10 Historic Presidential Affair Scandals

10 Historic Presidential Affair Scandals

Khalid Elhassan - June 12, 2018

10 Historic Presidential Affair Scandals
George H.W. Bush and Jennifer Fitzgerald

George H.W. Bush Kept a Long-Term Mistress For Decades

George Herbert Walker Bush (1924 – ) served as Ronald Reagan’s vice president, before succeeding him in the Oval Office, serving a single term as America’s 41st president. Before that, his public service life included stints as a Congressman, an ambassador, and as Director of the Central Intelligence Agency. Throughout his public career, few knew that Bush, whose campaign platform included a family values plank, and who had been endorsed by The Moral Majority, had kept mistresses.
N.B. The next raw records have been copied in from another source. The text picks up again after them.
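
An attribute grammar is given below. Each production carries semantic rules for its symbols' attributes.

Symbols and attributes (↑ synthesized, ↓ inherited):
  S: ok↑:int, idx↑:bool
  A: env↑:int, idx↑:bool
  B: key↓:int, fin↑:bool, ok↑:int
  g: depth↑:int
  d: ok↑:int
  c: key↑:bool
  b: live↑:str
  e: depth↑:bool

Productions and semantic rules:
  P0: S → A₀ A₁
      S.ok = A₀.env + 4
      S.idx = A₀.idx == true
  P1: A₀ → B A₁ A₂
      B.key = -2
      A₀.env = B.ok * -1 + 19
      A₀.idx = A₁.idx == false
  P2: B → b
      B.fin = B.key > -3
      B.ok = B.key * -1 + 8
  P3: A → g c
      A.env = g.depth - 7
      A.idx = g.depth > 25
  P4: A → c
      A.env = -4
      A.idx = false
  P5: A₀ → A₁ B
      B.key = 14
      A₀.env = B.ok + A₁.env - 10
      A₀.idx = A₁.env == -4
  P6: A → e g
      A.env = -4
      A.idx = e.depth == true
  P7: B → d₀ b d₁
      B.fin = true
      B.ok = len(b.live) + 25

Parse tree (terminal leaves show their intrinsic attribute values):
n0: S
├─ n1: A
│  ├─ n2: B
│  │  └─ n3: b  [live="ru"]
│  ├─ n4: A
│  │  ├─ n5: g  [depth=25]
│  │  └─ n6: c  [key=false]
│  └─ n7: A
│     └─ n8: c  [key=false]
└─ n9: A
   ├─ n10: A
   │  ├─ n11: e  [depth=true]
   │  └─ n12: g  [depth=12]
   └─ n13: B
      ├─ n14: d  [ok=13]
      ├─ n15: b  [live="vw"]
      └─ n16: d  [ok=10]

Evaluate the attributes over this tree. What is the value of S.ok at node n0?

1. n2.key = -2  [-2]
2. n3.live = "ru"  [terminal]
3. n2.fin = true  [B.key > -3]
4. n2.ok = 10  [B.key * -1 + 8]
5. n5.depth = 25  [terminal]
6. n6.key = false  [terminal]
7. n4.env = 18  [g.depth - 7]
8. n4.idx = false  [g.depth > 25]
9. n8.key = false  [terminal]
10. n7.env = -4  [-4]
11. n7.idx = false  [false]
12. n1.env = 9  [B.ok * -1 + 19]
13. n1.idx = true  [A₁.idx == false]
14. n11.depth = true  [terminal]
15. n12.depth = 12  [terminal]
16. n10.env = -4  [-4]
17. n10.idx = true  [e.depth == true]
18. n13.key = 14  [14]
19. n14.ok = 13  [terminal]
20. n15.live = "vw"  [terminal]
21. n16.ok = 10  [terminal]
22. n13.fin = true  [true]
23. n13.ok = 27  [len(b.live) + 25]
24. n9.env = 13  [B.ok + A₁.env - 10]
25. n9.idx = true  [A₁.env == -4]
26. n0.ok = 13  [A₀.env + 4]
27. n0.idx = true  [A₀.idx == true]

13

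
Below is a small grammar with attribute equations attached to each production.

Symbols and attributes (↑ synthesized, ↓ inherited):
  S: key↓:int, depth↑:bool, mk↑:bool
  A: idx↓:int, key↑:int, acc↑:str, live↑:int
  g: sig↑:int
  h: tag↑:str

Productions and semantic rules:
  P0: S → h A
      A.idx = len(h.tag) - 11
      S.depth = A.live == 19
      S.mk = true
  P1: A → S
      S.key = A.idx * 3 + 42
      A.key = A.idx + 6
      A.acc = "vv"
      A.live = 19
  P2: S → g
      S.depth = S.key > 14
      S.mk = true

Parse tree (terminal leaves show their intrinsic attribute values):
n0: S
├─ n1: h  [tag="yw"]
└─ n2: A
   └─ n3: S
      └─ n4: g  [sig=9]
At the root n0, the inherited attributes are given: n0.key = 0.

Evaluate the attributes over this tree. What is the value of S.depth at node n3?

1. n0.key = 0  [given at root]
2. n1.tag = "yw"  [terminal]
3. n2.idx = -9  [len(h.tag) - 11]
4. n3.key = 15  [A.idx * 3 + 42]
5. n4.sig = 9  [terminal]
6. n3.depth = true  [S.key > 14]
7. n3.mk = true  [true]
8. n2.key = -3  [A.idx + 6]
9. n2.acc = "vv"  ["vv"]
10. n2.live = 19  [19]
11. n0.depth = true  [A.live == 19]
12. n0.mk = true  [true]

true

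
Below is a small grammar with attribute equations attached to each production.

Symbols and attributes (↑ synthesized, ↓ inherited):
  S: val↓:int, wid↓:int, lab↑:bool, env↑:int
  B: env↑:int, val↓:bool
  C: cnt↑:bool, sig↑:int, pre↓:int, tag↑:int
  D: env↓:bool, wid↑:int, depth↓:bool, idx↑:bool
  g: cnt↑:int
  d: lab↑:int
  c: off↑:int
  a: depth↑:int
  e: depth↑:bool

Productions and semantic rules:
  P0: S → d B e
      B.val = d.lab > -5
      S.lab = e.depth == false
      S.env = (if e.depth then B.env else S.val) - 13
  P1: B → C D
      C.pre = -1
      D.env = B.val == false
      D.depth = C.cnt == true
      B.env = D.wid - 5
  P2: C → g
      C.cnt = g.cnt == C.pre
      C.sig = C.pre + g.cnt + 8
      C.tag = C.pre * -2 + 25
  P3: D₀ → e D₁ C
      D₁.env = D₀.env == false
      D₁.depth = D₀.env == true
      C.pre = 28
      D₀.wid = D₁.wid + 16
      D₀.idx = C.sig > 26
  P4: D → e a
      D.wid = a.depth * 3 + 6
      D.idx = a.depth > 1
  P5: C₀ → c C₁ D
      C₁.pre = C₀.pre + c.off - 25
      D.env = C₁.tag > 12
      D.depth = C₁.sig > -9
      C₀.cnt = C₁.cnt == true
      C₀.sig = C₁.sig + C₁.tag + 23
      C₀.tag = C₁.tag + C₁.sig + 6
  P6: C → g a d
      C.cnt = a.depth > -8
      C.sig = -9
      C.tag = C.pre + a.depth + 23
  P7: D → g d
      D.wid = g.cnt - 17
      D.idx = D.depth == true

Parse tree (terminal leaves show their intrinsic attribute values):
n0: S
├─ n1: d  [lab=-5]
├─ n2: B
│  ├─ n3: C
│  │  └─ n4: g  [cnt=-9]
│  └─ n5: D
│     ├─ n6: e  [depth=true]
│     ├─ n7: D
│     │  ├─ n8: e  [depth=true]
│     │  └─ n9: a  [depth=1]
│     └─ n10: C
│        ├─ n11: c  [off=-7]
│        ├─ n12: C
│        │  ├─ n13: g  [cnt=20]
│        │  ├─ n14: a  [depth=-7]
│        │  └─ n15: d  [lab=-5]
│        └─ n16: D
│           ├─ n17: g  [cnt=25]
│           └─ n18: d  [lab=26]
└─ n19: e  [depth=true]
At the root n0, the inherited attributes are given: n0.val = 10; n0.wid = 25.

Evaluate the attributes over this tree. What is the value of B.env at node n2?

20

1. n0.val = 10  [given at root]
2. n0.wid = 25  [given at root]
3. n1.lab = -5  [terminal]
4. n2.val = false  [d.lab > -5]
5. n3.pre = -1  [-1]
6. n4.cnt = -9  [terminal]
7. n3.cnt = false  [g.cnt == C.pre]
8. n3.sig = -2  [C.pre + g.cnt + 8]
9. n3.tag = 27  [C.pre * -2 + 25]
10. n5.env = true  [B.val == false]
11. n5.depth = false  [C.cnt == true]
12. n6.depth = true  [terminal]
13. n7.env = false  [D₀.env == false]
14. n7.depth = true  [D₀.env == true]
15. n8.depth = true  [terminal]
16. n9.depth = 1  [terminal]
17. n7.wid = 9  [a.depth * 3 + 6]
18. n7.idx = false  [a.depth > 1]
19. n10.pre = 28  [28]
20. n11.off = -7  [terminal]
21. n12.pre = -4  [C₀.pre + c.off - 25]
22. n13.cnt = 20  [terminal]
23. n14.depth = -7  [terminal]
24. n15.lab = -5  [terminal]
25. n12.cnt = true  [a.depth > -8]
26. n12.sig = -9  [-9]
27. n12.tag = 12  [C.pre + a.depth + 23]
28. n16.env = false  [C₁.tag > 12]
29. n16.depth = false  [C₁.sig > -9]
30. n17.cnt = 25  [terminal]
31. n18.lab = 26  [terminal]
32. n16.wid = 8  [g.cnt - 17]
33. n16.idx = false  [D.depth == true]
34. n10.cnt = true  [C₁.cnt == true]
35. n10.sig = 26  [C₁.sig + C₁.tag + 23]
36. n10.tag = 9  [C₁.tag + C₁.sig + 6]
37. n5.wid = 25  [D₁.wid + 16]
38. n5.idx = false  [C.sig > 26]
39. n2.env = 20  [D.wid - 5]
40. n19.depth = true  [terminal]
41. n0.lab = false  [e.depth == false]
42. n0.env = 7  [(if e.depth then B.env else S.val) - 13]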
Unlike some other presidents on this list, Bush was never a compulsive womanizer – certainly nowhere close to the indiscriminate skirt-chasing levels of a JFK or LBJ. Instead, Bush maintained a few discrete relationships, which his wife Barbara tolerated because he was the soul of discretion, never humiliated her, and usually carried on his affairs out of town so as not to jeopardize his marriage. But he did carry on affairs – and they tended to be long-term ones. An example would be one he carried out with an Italian woman, whom he kept in a New York City apartment in the 1960s.

However, the keeping mistresses far away routine changed when he came across Jennifer Fitzgerald, a 42-year-old short and pretty blond divorcee. She worked as a personal assistant to one of Gerald Ford’s aides, and Bush was smitten when he met her. In 1974, Bush was appointed ambassador to China, and he arranged to have Fitzgerald join him there as his secretary.

Bush told friends that he chose Fitzgerald to act as a buffer between him and Henry Kissinger’s State Department, but few bought it. As one embassy staffer put it: “I don’t know what skills she brought to the job. She certainly couldn’t type“. Fitzgerald arrived in Beijing on December 5th, 1974, and the following day, Bush took her for a 12-day “diplomatic conference” in Hawaii.

Unlike his previous affairs, which Barbara Bush had turned a blind eye to, the situation with Fitzgerald was way more than a dalliance. As described by a close family friend: “It wasn’t just another woman. It was a woman who came to exert enormous influence over George for many, many years. … She became, in essence, his other wife … his office wife“. Barbara ended up burning her love letters with Bush, which she had treasured since World War II and went into a severe depression.

Bush did not stay in Beijing for long, and the following year, President Ford asked him to become his CIA Director. Bush accepted, but only on the condition that he be allowed to bring Fitzgerald with him to the CIA as his confidential assistant. A memo in Ford’s Presidential Library, dated November 23rd, 1975, states: “Please advise me as soon as you have completed office space arrangements for George Bush and Miss Fitzgerald“.

Bush traveled around the world as head of the CIA, and took Fitzgerald with him, while Barbara Bush spiraled into a deep depression that brought her to the brink of suicide on multiple occasions. The affair continued, even as Bush indulged in other dalliances, such as an intense but brief affair with a young photographer during the 1980 presidential campaign.

When the Reagan-Bush ticket won in 1980, Fitzgerald was brought along as a member of the vice-presidential staff. Tongues wagged, but Bush was deaf to them, and he kept his mistress by his side during his 8 years as vice president. When he ran for president in 1988, Bush appointed Fitzgerald as his liaison to Congress, and upon winning the election, he made her his chief of protocol. The affair finally ended after The New York Post exposed it during Bush’s failed 1992 reelection campaign.